ETL Process
Week 11: Reading
Etract, Transform, and Load (ETL)
Learning Outcomes
- Learn how the Extract, Transform, and Load Process Works.
- Learn how the 10 steps of ETL.
Lesson Materials
The Extract, Transform, and Load (ETL) process contains ten basic steps. They are:
- Determine which data you want by qualifying the:
- The granularity of data:
- Granularity is a unit of measurement that determines the accuracy of the data. For example, collection the data daily is a finer grain measure of information than collecting data weekly or monthly.
- The granularity of locality:
- Locality is also a unit of measurement. It that determines whether you collect data by city, country, or state. The more precise the location, the finer the granularity of locality.
- Determine the platform, structure, character set, and encoding of source data:
- The data platform:
- The data platform dictates much about the data:
- It qualifies the basic encoding, which may be ASCII (American Standard Code for Information Interchange) or EBCDIC (Extended Binary Coded Decimal Interchange Code). ASCII encoding is the basis for Unix, Linux, and Microsoft Windows and many other operating systems. EBCDIC is the basis for the IBM mainframe systems.
- Within each encoding schema there are character sets. Character sets define how we represent data. Character sets support given languages, like English, Arabic, Chinese, and Japanese.
- Structures are built from sets of characters arranged to have meaning and scope. Sets of structures may be organized in various files. The files can be arranged in many formats, like position specific, comma separated values (CSVs), tab separated values (TSVs), Extensible Markup Language (XML), JavaScript Object Notation (JSON).
- Determine how you are going to read, store, write, and process data.

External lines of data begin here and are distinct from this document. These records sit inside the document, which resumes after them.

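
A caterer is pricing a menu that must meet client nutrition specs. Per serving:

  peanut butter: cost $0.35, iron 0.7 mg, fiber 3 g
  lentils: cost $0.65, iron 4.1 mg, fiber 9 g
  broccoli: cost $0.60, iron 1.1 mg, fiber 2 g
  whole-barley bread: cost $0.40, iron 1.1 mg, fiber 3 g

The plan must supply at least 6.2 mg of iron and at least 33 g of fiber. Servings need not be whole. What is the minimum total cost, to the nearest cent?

$2.38

With two linear requirements the optimum uses one or two foods; enumerate the corners.
peanut butter only: max(6.2/0.7, 33/3) = 11 servings → $3.85.
lentils only: max(6.2/4.1, 33/9) = 3.667 servings → $2.38.
broccoli only: max(6.2/1.1, 33/2) = 16.5 servings → $9.90.
whole-barley bread only: max(6.2/1.1, 33/3) = 11 servings → $4.40.
peanut butter + lentils with both targets exact would need a negative amount; discard.
peanut butter + broccoli: the both-tight solution has a negative serving — not a feasible corner.
peanut butter + whole-barley bread: intersection lies outside the first quadrant.
lentils + broccoli with both targets exact would need a negative amount; discard.
lentils + whole-barley bread with both targets exact would need a negative amount; discard.
broccoli + whole-barley bread: the both-tight solution has a negative serving — not a feasible corner.
So the least-cost plan costs $2.38.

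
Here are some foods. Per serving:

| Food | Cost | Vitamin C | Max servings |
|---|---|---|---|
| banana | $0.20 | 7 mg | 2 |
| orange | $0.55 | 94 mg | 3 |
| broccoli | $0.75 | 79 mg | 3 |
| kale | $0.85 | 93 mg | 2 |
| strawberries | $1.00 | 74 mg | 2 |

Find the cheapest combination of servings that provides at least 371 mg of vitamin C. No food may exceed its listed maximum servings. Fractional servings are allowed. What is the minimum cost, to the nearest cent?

$2.46

Cost per mg of vitamin C: orange $0.0059, kale $0.0091, broccoli $0.0095, strawberries $0.0135, banana $0.0286.
Take 3 servings of orange: +282.0 mg vitamin C for $1.65 (total $1.65, still need 89.0 mg).
Take 0.957 servings of kale: +89.0 mg vitamin C for $0.81 (total $2.46, still need 0.0 mg).
Greedy by cheapest-per-mg is optimal for a single linear constraint, so the minimum cost is $2.46.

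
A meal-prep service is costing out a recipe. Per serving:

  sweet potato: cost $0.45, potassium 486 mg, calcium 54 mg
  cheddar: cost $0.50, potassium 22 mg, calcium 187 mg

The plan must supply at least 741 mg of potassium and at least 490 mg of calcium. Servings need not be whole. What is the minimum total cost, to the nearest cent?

$1.75

For a min-cost LP with two ≥-constraints, a basic feasible solution has at most two positive variables.
sweet potato only: max(741/486, 490/54) = 9.074 servings → $4.08.
cheddar only: max(741/22, 490/187) = 33.68 servings → $16.84.
sweet potato + cheddar with both tight: 1.425 servings and 2.209 servings → $1.75.
The minimum over all feasible corners is $1.75.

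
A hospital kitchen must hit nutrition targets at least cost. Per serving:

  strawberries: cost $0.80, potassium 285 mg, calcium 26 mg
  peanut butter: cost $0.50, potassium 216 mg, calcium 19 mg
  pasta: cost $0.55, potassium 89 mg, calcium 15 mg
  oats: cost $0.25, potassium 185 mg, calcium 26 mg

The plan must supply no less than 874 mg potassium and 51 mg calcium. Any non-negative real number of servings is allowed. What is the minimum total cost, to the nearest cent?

An LP optimum is at a vertex; with two nutrient constraints at most two foods are used. Check each candidate.
strawberries only: max(874/285, 51/26) = 3.067 servings → $2.45.
peanut butter only: max(874/216, 51/19) = 4.046 servings → $2.02.
pasta only: max(874/89, 51/15) = 9.82 servings → $5.40.
oats only: max(874/185, 51/26) = 4.724 servings → $1.18.
strawberries + peanut butter: the both-tight solution has a negative serving — not a feasible corner.
strawberries + pasta with both targets exact would need a negative amount; discard.
strawberries + oats with both targets exact would need a negative amount; discard.
peanut butter + pasta: the both-tight solution has a negative serving — not a feasible corner.
peanut butter + oats: the both-tight solution has a negative serving — not a feasible corner.
pasta + oats: intersection lies outside the first quadrant.
The minimum over all feasible corners is $1.18.

$1.18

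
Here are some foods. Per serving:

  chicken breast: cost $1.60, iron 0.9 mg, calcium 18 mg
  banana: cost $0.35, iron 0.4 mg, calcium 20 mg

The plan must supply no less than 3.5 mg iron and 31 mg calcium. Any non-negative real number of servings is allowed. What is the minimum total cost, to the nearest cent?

$3.06

The cheapest plan sits at a corner of the feasible region — with two constraints it uses at most two foods.
chicken breast only: max(3.5/0.9, 31/18) = 3.889 servings → $6.22.
banana only: max(3.5/0.4, 31/20) = 8.75 servings → $3.06.
chicken breast + banana with both targets exact would need a negative amount; discard.
The minimum over all feasible corners is $3.06.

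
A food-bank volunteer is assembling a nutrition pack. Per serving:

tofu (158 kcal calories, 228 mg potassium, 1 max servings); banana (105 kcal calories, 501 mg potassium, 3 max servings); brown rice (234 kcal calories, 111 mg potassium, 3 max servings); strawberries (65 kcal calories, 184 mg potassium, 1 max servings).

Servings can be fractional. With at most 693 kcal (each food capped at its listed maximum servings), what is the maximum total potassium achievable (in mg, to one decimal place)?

1988.5 mg

Potassium per kcal: banana 4.771, strawberries 2.831, tofu 1.443, brown rice 0.4744.
Take 3 servings of banana: uses 315 kcal, +1503.0 mg potassium (running total 1503.0 mg).
Take 1 serving of strawberries: uses 65 kcal, +184.0 mg potassium (running total 1687.0 mg).
Take 1 serving of tofu: uses 158 kcal, +228.0 mg potassium (running total 1915.0 mg).
Take 0.6624 servings of brown rice: uses 155 kcal, +73.5 mg potassium (running total 1988.5 mg).
Filling greedily by potassium-per-kcal is optimal for one linear limit, giving 1988.5 mg.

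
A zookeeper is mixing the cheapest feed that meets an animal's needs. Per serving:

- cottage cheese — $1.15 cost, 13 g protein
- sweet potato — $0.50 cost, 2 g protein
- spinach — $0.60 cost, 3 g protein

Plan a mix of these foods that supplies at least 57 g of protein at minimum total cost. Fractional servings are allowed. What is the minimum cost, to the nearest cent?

Cost per g of protein: cottage cheese $0.0885, spinach $0.2000, sweet potato $0.2500.
With no serving limits, use only cottage cheese: 57 g / 13 g = 4.385 servings × $1.15 = $5.04.

$5.04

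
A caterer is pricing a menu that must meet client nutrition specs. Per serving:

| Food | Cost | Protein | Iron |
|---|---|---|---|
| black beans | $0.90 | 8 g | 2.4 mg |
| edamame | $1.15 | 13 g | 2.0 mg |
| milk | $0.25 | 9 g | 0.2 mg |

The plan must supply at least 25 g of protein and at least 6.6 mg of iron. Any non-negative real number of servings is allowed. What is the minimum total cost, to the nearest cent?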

- Determine the common target data structure into which you will transform the original data sets.
- Determine how to transform the data into a consistent transient data structure target.
- Determine where you will store the transient data.
- Determine the target data warehouse repository.
- Determine the required programming language to move the data from the transient repository into the target data warehouse repository.
- Determine the best way to import the data into the data warehouse repository.
- Determine when you will load the data into the data warehouse repository.